A world at war. The Kingdom of Guardia battles Magus and his Mystic army. Frog — the cursed knight Glenn, transformed by Magus — guards the Masamune sword and seeks vengeance for his fallen mentor Cyrus. This era feels closest to classical fantasy: knights, castles, magic swords, an evil wizard. It provides Frog’s backstory and sets up one of the game’s most memorable optional sequences: the duel with Magus.

Key Music Frog’s Theme — a heroic brass march with genuine sweep. Magus’s Theme — dark, organ-led, Baroque. A Knight’s Vow — grief-carrying theme at Cyrus’s grave.
Chrono Trigger battle screenshot, 1000 AD Present era

1000 AD — Present

The Millennial Fair

The game’s starting point and the era the party returns to most frequently. The Millennial Fair celebrates 1000 years of Guardia — it is here that Crono meets Marle and the adventure begins when Lucca’s teleporter malfunctions. The Present represents civilised baseline reality, the anchor against which all other eras are measured. Crono’s trial for “kidnapping” Princess Nadia takes place here.

Key Music Chrono Trigger (Main Theme) — the optimistic title fanfare. Guardia Millennial Fair — joyful and bustling. A Kingdom’s Trial — tense courtroom drama.

2300 AD — Future

The Ruined World

A dead planet. The aftermath of Lavos’s emergence on 1999 AD’s Day of Lavos. Humanity has been reduced to scavenging survivors hiding in sealed domes. Robots patrol the wastelands. The few humans alive have largely given up hope. The Future is the game’s darkest era and provides the party with its core motivation: this is what the world becomes if Lavos is not stopped.
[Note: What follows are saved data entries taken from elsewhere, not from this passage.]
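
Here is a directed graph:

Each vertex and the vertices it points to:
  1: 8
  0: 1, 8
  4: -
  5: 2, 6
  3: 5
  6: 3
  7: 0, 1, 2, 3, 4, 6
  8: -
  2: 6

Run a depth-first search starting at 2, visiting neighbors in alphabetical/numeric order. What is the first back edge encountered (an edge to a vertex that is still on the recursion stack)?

DFS from 2 (visiting neighbors in alphabetical/numeric order); mark gray on enter, black on exit:
2 gray
  6 gray
    3 gray
      5 gray
        5→2: 2 is gray → back edge
First back edge: 5 → 2.

5->2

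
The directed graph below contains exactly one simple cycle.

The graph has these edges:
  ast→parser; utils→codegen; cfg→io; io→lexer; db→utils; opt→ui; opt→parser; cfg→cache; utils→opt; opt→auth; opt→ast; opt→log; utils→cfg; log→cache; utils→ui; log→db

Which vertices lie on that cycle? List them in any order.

db, log, opt, utils

DFS with gray/black marking from utils:
utils gray
  opt gray
    auth gray
    auth black
    log gray
      db gray
        db→utils: utils is gray → back edge
Back edge closes the cycle utils → opt → log → db → utils; its vertices are {db, log, opt, utils}.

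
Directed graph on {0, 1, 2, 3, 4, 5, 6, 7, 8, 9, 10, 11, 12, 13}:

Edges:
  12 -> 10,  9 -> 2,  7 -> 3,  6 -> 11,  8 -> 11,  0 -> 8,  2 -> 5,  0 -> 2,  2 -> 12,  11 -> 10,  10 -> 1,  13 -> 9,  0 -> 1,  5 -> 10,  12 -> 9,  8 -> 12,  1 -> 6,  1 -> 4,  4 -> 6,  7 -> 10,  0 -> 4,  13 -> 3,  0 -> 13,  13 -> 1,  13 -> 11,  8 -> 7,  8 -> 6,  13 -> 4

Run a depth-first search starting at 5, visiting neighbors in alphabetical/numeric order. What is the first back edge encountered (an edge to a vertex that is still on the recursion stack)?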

Key Music The Day of Lavos — overwhelming wall of sound at planetary scale. Ruined World — desolate, sparse, empty. People Without Hope — quiet defeated sadness.
The Epoch time machine, used to travel between eras

∞ — End of Time

Outside Chronology

A metaphysical location outside normal time — a small platform in darkness where Gaspar, the Guru of Time, dispenses wisdom and waits. The End of Time is reached whenever three or more party members pass through a time gate simultaneously; it serves as the hub connecting all periods. Spekkio, the Master of War, teaches magic here. After acquiring the Epoch, the party stores it at the End of Time for instant era travel.

Key Music At the End of Time — mysterious floating arpeggios, peaceful. Spekkio’s theme changes with the party’s level, reflecting his shapeshifting nature.

How the Eras Link

The brilliance of Chrono Trigger’s design is that the six eras are not separate stories but a single causal chain. Every major event reverberates across time:

Lavos falls in 65,000,000 BC and begins feeding on the planet’s energy. The Kingdom of Zeal (12,000 BC) taps that energy for power, accelerating Lavos’s growth. The war of 600 AD is fought partly because of forces set in motion in Antiquity. The Present (1000 AD) carries the echoes of every preceding era in its culture and geography. The Future (2300 AD) shows what happens when nothing is done. The End of Time stands outside all of it, watching.

This interconnection means that the player’s actions in one era have visible consequences in others. It is not a metaphor — it is mechanics. The game’s thirteen endings are different precisely because the party can intervene at different points in the causal chain, each intervention changing what the world becomes.

I’ve always believed that a game’s story should feel like it was made for you specifically. The thirteen endings were our way of making that literal.